There, in that paradise at the foot of the Andes Mountains to the northwest of Chubut he was the first to get up each day and told his great-grandparents Ramón and María Luisa that he He would be in charge of lighting the little fire.


He left the cell phone to live a few days of pure nature in the snow, ride, walk with his grandfather Nobel and lend a hand to carry the bales to feed the cows and sheep and corn to the chickens.
Without forgetting the games and the pampering with Smurf and Bear, who did not stop barking and wagging their tails while accompanying him on his country adventures. Of course first things first: assembled the snowman.



Everything, at the El Destino establishment, which we recommend you book: they plan to offer excursions again, such as the horseback riding that Franco organized before the pandemic to a glacier 3 km from the border with Chiliamong other wonders.

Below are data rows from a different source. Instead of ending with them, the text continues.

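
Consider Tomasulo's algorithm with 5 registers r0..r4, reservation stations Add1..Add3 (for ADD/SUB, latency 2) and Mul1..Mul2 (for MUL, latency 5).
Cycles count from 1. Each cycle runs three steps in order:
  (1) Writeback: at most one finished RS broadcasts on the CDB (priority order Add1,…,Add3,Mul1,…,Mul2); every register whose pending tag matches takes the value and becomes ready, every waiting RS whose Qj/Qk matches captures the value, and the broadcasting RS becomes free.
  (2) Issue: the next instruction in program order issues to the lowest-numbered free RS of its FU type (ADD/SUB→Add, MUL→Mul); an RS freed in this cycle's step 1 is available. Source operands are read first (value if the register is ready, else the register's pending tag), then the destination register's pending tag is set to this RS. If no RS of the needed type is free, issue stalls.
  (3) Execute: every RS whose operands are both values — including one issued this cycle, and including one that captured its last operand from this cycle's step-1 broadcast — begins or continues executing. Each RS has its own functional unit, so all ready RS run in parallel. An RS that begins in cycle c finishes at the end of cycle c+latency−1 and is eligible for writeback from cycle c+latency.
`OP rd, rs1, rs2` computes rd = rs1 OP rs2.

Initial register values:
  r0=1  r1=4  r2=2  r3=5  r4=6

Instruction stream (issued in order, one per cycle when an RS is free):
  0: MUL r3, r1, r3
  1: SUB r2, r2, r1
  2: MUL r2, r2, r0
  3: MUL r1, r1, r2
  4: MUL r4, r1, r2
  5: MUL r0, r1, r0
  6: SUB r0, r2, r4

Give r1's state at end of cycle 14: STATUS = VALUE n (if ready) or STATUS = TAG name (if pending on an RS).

c1: issue MUL r3<-Mul1 | r0:1,r1:4,r2:2,r3:Mul1,r4:6
c2: issue SUB r2<-Add1 | r0:1,r1:4,r2:Add1,r3:Mul1,r4:6
c3: issue MUL r2<-Mul2 | r0:1,r1:4,r2:Mul2,r3:Mul1,r4:6
c4: CDB Add1=-2; stall | r0:1,r1:4,r2:Mul2,r3:Mul1,r4:6
c5: stall | r0:1,r1:4,r2:Mul2,r3:Mul1,r4:6
c6: CDB Mul1=20; issue MUL r1<-Mul1 | r0:1,r1:Mul1,r2:Mul2,r3:20,r4:6
c7: stall | r0:1,r1:Mul1,r2:Mul2,r3:20,r4:6
c8: stall | r0:1,r1:Mul1,r2:Mul2,r3:20,r4:6
c9: CDB Mul2=-2; issue MUL r4<-Mul2 | r0:1,r1:Mul1,r2:-2,r3:20,r4:Mul2
c10: stall | r0:1,r1:Mul1,r2:-2,r3:20,r4:Mul2
c11: stall | r0:1,r1:Mul1,r2:-2,r3:20,r4:Mul2
c12: stall | r0:1,r1:Mul1,r2:-2,r3:20,r4:Mul2
c13: stall | r0:1,r1:Mul1,r2:-2,r3:20,r4:Mul2
c14: CDB Mul1=-8; issue MUL r0<-Mul1 | r0:Mul1,r1:-8,r2:-2,r3:20,r4:Mul2

STATUS = VALUE -8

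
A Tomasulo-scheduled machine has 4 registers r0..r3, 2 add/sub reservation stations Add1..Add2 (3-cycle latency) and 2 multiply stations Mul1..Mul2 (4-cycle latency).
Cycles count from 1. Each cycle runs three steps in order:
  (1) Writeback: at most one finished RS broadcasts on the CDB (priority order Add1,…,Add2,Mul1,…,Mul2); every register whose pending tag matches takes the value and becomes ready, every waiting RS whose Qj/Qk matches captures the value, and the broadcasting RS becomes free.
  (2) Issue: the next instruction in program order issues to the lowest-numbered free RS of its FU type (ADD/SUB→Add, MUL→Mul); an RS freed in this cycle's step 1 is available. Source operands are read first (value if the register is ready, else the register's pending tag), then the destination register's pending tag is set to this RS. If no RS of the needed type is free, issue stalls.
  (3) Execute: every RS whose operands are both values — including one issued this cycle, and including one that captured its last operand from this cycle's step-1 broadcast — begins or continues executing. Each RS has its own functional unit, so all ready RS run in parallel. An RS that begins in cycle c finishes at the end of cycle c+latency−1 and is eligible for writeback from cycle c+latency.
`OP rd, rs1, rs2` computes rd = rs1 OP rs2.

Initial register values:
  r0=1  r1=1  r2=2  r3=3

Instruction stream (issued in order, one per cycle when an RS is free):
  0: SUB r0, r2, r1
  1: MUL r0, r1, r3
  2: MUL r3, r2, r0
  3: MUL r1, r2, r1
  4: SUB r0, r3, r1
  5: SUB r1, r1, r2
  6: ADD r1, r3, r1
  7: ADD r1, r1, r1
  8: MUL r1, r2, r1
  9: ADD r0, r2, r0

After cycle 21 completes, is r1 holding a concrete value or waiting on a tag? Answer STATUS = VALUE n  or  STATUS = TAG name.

c1: issue SUB r0<-Add1 | r0:Add1,r1:1,r2:2,r3:3
c2: issue MUL r0<-Mul1 | r0:Mul1,r1:1,r2:2,r3:3
c3: issue MUL r3<-Mul2 | r0:Mul1,r1:1,r2:2,r3:Mul2
c4: CDB Add1=1; stall | r0:Mul1,r1:1,r2:2,r3:Mul2
c5: stall | r0:Mul1,r1:1,r2:2,r3:Mul2
c6: CDB Mul1=3; issue MUL r1<-Mul1 | r0:3,r1:Mul1,r2:2,r3:Mul2
c7: issue SUB r0<-Add1 | r0:Add1,r1:Mul1,r2:2,r3:Mul2
c8: issue SUB r1<-Add2 | r0:Add1,r1:Add2,r2:2,r3:Mul2
c9: stall | r0:Add1,r1:Add2,r2:2,r3:Mul2
c10: CDB Mul1=2; stall | r0:Add1,r1:Add2,r2:2,r3:Mul2
c11: CDB Mul2=6; stall | r0:Add1,r1:Add2,r2:2,r3:6
c12: stall | r0:Add1,r1:Add2,r2:2,r3:6
c13: CDB Add2=0; issue ADD r1<-Add2 | r0:Add1,r1:Add2,r2:2,r3:6
c14: CDB Add1=4; issue ADD r1<-Add1 | r0:4,r1:Add1,r2:2,r3:6
c15: issue MUL r1<-Mul1 | r0:4,r1:Mul1,r2:2,r3:6
c16: CDB Add2=6; issue ADD r0<-Add2 | r0:Add2,r1:Mul1,r2:2,r3:6
c17: - | r0:Add2,r1:Mul1,r2:2,r3:6
c18: - | r0:Add2,r1:Mul1,r2:2,r3:6
c19: CDB Add1=12 | r0:Add2,r1:Mul1,r2:2,r3:6
c20: CDB Add2=6 | r0:6,r1:Mul1,r2:2,r3:6
c21: - | r0:6,r1:Mul1,r2:2,r3:6

STATUS = TAG Mul1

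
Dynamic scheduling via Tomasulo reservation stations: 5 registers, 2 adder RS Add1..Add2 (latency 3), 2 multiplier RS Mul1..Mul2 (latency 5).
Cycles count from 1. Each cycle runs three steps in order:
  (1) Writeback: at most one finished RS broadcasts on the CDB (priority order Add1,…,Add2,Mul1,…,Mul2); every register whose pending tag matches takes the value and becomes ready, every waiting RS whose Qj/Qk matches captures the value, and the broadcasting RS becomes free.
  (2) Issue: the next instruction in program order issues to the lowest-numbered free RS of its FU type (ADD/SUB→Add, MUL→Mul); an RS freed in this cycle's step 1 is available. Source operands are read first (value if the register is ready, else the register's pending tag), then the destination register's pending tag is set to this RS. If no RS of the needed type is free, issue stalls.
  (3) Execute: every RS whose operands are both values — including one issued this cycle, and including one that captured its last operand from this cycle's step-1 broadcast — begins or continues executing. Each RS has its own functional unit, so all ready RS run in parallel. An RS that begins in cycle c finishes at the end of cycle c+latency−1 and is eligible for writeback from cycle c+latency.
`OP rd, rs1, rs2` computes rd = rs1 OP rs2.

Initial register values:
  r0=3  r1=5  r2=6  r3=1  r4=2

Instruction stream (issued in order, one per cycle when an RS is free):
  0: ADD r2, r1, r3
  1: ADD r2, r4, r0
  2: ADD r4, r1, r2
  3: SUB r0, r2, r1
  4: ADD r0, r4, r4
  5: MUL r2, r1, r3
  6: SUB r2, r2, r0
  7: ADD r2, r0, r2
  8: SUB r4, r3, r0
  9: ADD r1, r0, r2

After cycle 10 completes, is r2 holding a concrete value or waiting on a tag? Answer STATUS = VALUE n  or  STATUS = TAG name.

cycle 1: issue ADD r2<-Add1 // r0:3,r1:5,r2:Add1,r3:1,r4:2
cycle 2: issue ADD r2<-Add2 // r0:3,r1:5,r2:Add2,r3:1,r4:2
cycle 3: stall // r0:3,r1:5,r2:Add2,r3:1,r4:2
cycle 4: CDB Add1=6; issue ADD r4<-Add1 // r0:3,r1:5,r2:Add2,r3:1,r4:Add1
cycle 5: CDB Add2=5; issue SUB r0<-Add2 // r0:Add2,r1:5,r2:5,r3:1,r4:Add1
cycle 6: stall // r0:Add2,r1:5,r2:5,r3:1,r4:Add1
cycle 7: stall // r0:Add2,r1:5,r2:5,r3:1,r4:Add1
cycle 8: CDB Add1=10; issue ADD r0<-Add1 // r0:Add1,r1:5,r2:5,r3:1,r4:10
cycle 9: CDB Add2=0; issue MUL r2<-Mul1 // r0:Add1,r1:5,r2:Mul1,r3:1,r4:10
cycle 10: issue SUB r2<-Add2 // r0:Add1,r1:5,r2:Add2,r3:1,r4:10

STATUS = TAG Add2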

Faithful to the tradition of the muleteers, as a good horseman, Benja learned to whistle before speaking. She likes to ride her great-grandfather’s horse. «She became inseparable from Cork. We named him like that because he is short and chubby. He is noble, resistant, meek and calm like a good Creole horse. It is ideal for him, “explains the father, Franco. But he also really likes going out with another hottie, Caramelo.


Sometimes, in the harshness of winter in Patagonia, Don Ramón lay down to rest for a while on the edge of the small fire that Benja lit at dawn and then silence reigned around him in the house that it was born from mud and wood but over time it added bricks and plaster. The heating and the kitchen, as always, are firewoodbut 10 years ago electricity arrived and since then there refrigerator and television with satellite connection. Franco installed the antennas that allow them to have Internet.


“When the light came, their lives changed,” he says. He talks about his grandfather and grandmother, María Luisa, 86 years old, who then converted the jugs and kerosene lanterns into a memory of other times. “If there is anyone who deserves to rest, it is them, they have it well deserved. But equal they stay active, because the field is their life”, says Franco, who learns from his grandfather the secrets of the trade in the field and the farmyard and from his grandmother everything that happens near the house, on the farm and in the orchard.

These days Benja joined. And so there were four generations who came together to pull the car together.